Because local authorities are free to decide on their own charging policy, the level of charges is not the same throughout Scotland. What is free in one local authority area may be charged for in another. Equally, the way financial circumstances are assessed, and the way the income or capital of spouses or partners is treated, will vary in different parts of the country. This is another reason why information is so important, for example for elderly people thinking about moving nearer their families.
Charging On shows that only 19 out of Scotland's 32 local authorities claim to produce a leaflet explaining their charging policy and how it works. In many parts of Scotland there is an absence of readily available, good quality information about charges. The quality of the information varies considerably in terms of style, accuracy, comprehensiveness and in the language used. Even worse, some of the information produced seems to indicate ignorance of the law and government guidance in this complex area.
Leaflets are not as widely available as the SCC would like, with less than a third making such information available at libraries, and less than half using GP surgeries and health centres to distribute their information.
Deirdre Hutton, chairman of the SCC, said 'One of the single most effective ways of improving the information available would be to involve users and carers and their representative organisations more fully in the process of preparing and reviewing information products'.

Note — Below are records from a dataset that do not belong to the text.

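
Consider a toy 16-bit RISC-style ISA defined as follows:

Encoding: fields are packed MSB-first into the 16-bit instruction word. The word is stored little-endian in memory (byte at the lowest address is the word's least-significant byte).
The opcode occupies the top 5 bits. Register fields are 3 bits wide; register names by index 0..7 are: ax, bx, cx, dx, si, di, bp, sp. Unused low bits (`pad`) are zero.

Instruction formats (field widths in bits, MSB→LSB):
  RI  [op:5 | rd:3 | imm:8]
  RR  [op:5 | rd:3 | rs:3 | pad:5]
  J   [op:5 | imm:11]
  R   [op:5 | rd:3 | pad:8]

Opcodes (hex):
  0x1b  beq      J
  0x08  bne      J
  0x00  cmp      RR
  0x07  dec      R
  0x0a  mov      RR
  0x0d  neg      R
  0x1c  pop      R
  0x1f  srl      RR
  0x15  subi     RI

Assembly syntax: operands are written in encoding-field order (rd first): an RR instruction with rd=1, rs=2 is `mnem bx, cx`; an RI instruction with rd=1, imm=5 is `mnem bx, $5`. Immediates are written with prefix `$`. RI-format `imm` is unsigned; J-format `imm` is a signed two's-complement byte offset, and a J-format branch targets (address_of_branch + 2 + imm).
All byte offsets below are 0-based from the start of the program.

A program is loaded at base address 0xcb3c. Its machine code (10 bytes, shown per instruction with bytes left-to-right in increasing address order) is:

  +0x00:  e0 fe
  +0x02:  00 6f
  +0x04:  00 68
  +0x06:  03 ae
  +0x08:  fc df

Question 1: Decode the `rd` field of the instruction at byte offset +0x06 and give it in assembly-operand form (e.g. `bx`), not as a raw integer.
[06] 03 ae → 0xae03
  top 5b → 0x15 → subi [RI]
  [10:8] rd=6 = bp
  [7:0] imm=3 = $3

bp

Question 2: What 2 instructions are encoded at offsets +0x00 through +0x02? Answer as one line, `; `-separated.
off 0x00: read e0 fe as little → 0xfee0
  op=0xfee0>>11=0x1f ⇒ srl (RR)
  rd@[10:8]=0x6 ⇒ bp
  rs@[7:5]=0x7 ⇒ sp
off 0x02: read 00 6f as little → 0x6f00
  op=0x6f00>>11=0xd ⇒ neg (R)
  rd@[10:8]=0x7 ⇒ sp

srl bp, sp; neg sp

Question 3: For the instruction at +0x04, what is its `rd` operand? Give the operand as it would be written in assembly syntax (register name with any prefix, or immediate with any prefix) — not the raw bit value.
[04] 00 68 → 0x6800
  top 5b → 0xd → neg [R]
  rd: (w>>8)&0x7=0x0 → ax

ax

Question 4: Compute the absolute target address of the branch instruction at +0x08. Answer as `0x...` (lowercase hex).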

The SCC also believes that the Scottish parliament must consider the whole question of charging for community care services as an early priority, in particular whether it would be desirable for charging for non-residential care services to be subject to national guidelines in the same way as residential care.
A full copy of the report Charging On is available, price£10, from:
Scottish Consumer Council
Royal Exchange House
100 Queen Street
Tel 0141 226 5261
Fax 0141 221 0731
Email firstname.lastname@example.org .uk
The research involved a survey of all local authority social work departments. All authorities were also asked to send examples of the information they produce.

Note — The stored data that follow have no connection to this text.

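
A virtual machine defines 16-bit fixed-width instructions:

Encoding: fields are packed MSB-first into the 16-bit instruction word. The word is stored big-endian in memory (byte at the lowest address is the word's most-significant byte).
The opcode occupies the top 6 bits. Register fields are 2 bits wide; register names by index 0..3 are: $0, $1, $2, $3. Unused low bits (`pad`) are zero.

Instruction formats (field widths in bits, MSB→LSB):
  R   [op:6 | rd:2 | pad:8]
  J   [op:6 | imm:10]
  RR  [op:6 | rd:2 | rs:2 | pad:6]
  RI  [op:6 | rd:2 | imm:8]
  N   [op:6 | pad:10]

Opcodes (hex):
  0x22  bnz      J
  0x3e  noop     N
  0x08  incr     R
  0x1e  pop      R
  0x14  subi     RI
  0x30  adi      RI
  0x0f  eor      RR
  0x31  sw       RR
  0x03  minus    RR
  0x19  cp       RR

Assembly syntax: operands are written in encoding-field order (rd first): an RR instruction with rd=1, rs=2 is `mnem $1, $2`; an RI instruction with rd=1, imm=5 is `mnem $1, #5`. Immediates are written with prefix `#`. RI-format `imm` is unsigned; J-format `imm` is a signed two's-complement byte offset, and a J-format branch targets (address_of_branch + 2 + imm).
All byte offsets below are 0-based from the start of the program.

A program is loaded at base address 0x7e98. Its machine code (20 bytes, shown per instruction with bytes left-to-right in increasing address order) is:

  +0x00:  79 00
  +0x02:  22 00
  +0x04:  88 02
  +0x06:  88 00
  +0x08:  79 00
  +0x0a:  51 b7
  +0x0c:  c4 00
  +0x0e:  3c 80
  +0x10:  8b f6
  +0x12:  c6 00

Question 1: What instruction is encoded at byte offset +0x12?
sw $2, $0

[12] c6 00 → 0xc600
  top 6b → 0x31 → sw [RR]
  rd: (w>>8)&0x3=0x2 → $2
  rs: (w>>6)&0x3=0x0 → $0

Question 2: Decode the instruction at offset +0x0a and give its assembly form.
[0a] 51 b7 → 0x51b7
  op=0x51b7>>10=0x14 ⇒ subi (RI)
  rd@[9:8]=0x1 ⇒ $1
  imm@[7:0]=0xb7 ⇒ #183

subi $1, #183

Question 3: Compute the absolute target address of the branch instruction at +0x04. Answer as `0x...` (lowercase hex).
0x7ea0

+0x04: 88 02 ⇒ word 0x8802 (big)
  top 6b → 0x22 → bnz [J]
  imm@[9:0]=0x2 ⇒ #2
  target = base 0x7e98 + off 0x04 + 2 + imm 2 = 0x7ea0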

The report makes the following recommendations:
1To local authorities
Local authorities should review all the information they produce about non-residential care services to ensure that it contains adequate information about charging. This review should involve users and carers fully to ensure that the information meets the needs of those who will use it. The involvement of users and carers must be comprehensive, covering all client groups. This will ensure that the information :
- is clear about the frequency and method of payment of charges
- explains the right of review of a financial assessment
- gives sources of independent advice and advocacy services
- is produced in a suitable format
- is written in plain English
- describes the availability of alternative formats and minority languages
- is produced in a form which can be easily updated whenever changes are made to the charging policy
- is made available in appropriate locations
- contains sufficient information about who produced it, when it was published and who to contact for more information
- is subject to regular and ongoing review
Local authorities should review their policy and information to ensure that it reflects the law and government guidance.
2To the Social Work Services Group
The Social Work Services Group should consider ways in which it could promote a greater degree of awareness of its guidance, with a view to improving the consistency of approaches by local authorities both to charging policy and to information provision.
3To the Scottish Parliament
The parliament should review current policy on charging for non-residential community care services. In particular, it should consider whether there is a need for a consistent national approach.
About the Scottish Consumer Council: The SCC promotes and represents the interest of Scottish consumers in general and disadvantaged consumers in particular. The SCC researches areas of concern, and then seeks to influence and persuade the relevant bodies, such as central and local government, nationalist and independent industries and public, professional and private sector services.